Marshmallow Igloo

Inuit of the Arctic Snack Craft

Blimey, it’s cold out there! I know much of North America is covered in snow right now, even places that don’t usually get any snow (Thinking of you, Texas!). This is a perfect opportunity to make a yummy snow-related snack craft!

Every day my kids and I have been trying to get outside for a hike in order to enjoy winter more, and feel less cooped up. We have just finished a 28 day lockdown, during which time the only building my kids have been in is the dentist office. One of the acceptable reasons to leave your property is exercise, so to help them feel like they’re allowed out and about we’ve been finding new hiking trails around our city. And how beautiful they’ve been! We’ve found some real treasures, like this place, which is just a 7 minute drive from our house:

My kids always like coming in and having a cup of hot chocolate to help warm them up and feel all cozy! How lovely to come in from the cold and have your hot chocolate with your very own Marshmallow Igloo. Mmmm! This is a lovely, easy craft that is not only cute, but edible, too! I let my kids eat as much of their marshmallow igloo as they wanted, and when they finished eating (and they didn’t even manage to eat the whole thing!) they all felt sick afterwards…oops! So, maybe give your kids a warning! #cautionarytale


Supplies:

  • Ice cream cones – the one with the flat bottoms
  • A sharp knife for an adult (or responsible kid – use your good judgement, of course) to cut the cone
  • Icing – I used Betty Crocker, but you could make it…I suppose🤔
  • Table knife to spread the icing
  • Big marshmallows (2 per igloo)
  • Small marshmallows
  • Paper plates (optional, but it was nice for clean up, and it muffled the constant clatter of knives)

Instructions:

  1. Using your sharp knife cut just above the bowl section of your cone.

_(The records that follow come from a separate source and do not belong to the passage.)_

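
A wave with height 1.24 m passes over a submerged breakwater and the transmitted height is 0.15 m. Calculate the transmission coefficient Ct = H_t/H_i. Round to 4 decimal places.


Ct = H_t / H_i
Ct = 0.15 / 1.24
Ct = 0.1210

0.1210


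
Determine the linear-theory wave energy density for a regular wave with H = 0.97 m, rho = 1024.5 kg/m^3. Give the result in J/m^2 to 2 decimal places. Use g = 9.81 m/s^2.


E = (1/8) * rho * g * H^2
E = (1/8) * 1024.5 * 9.81 * 0.97^2
E = 0.125 * 1024.5 * 9.81 * 0.9409
E = 1182.05 J/m^2

1182.05


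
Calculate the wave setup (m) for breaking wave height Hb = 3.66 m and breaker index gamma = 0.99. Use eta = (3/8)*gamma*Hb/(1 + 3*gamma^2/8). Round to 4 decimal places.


eta = (3/8) * gamma * Hb / (1 + 3*gamma^2/8)
Numerator = (3/8) * 0.99 * 3.66 = 1.358775
Denominator = 1 + 3*0.99^2/8 = 1 + 0.367538 = 1.367538
eta = 1.358775 / 1.367538
eta = 0.9936 m

0.9936


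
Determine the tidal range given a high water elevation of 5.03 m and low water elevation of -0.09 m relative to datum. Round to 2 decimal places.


Tidal range = High water - Low water
Tidal range = 5.03 - (-0.09)
Tidal range = 5.12 m

5.12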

2. Take the handle part of your ice cream cone and cut two thirds of the way across. Eat the small bit, and use the larger bit to make the tunnel into your igloo. I did all the cutting ahead of time, so all the kids had to do was assemble their igloos.

If you’re doing this craft with a group:

We were supposed to do this craft with friends, but then we entered the red zone for coronavirus, which meant we couldn’t be in the same house together. Instead, I made a bag for each child, with the cones cut correctly, and the marshmallows needed. You could do this if you’re making your Marshmallow Igloo for a party or a classroom. Simply put the paper plate and a plastic knife in the bag, too, then all you have to do is give each child a bag and put a dollop of icing on their plate.

3. Because your ice cream cone igloo now has no roof we need to use the two big marshmallows to make it structurally sound. Just shove them both in the igloo, one on top of the other.

4. Cover that beauty in icing. I used Betty Crocker vanilla (on account of it looks like snow❄). Bonus: it’s pretty amusing to watch little ones putting icing on ice cream cones. Expect much mess if your kids are little too, but they’ll have so much fun! And, once again, they’re working their fine motor skills!

5. Put the little marshmallows all over your igloo. I put mine in a very strategic order so it would look like ice blocks stacked one on top of the other…my kids didn’t feel that need. Their marshmallow igloos are rather chaotic🤷‍♀️.


I came up with this snack craft as part of our study of the Inuit of the Arctic in our series, Canada’s Natives Long Ago. Whether this is a stand-alone activity, or if you’re using to educate your children on the people of the arctic I really hope you love it as much as we did!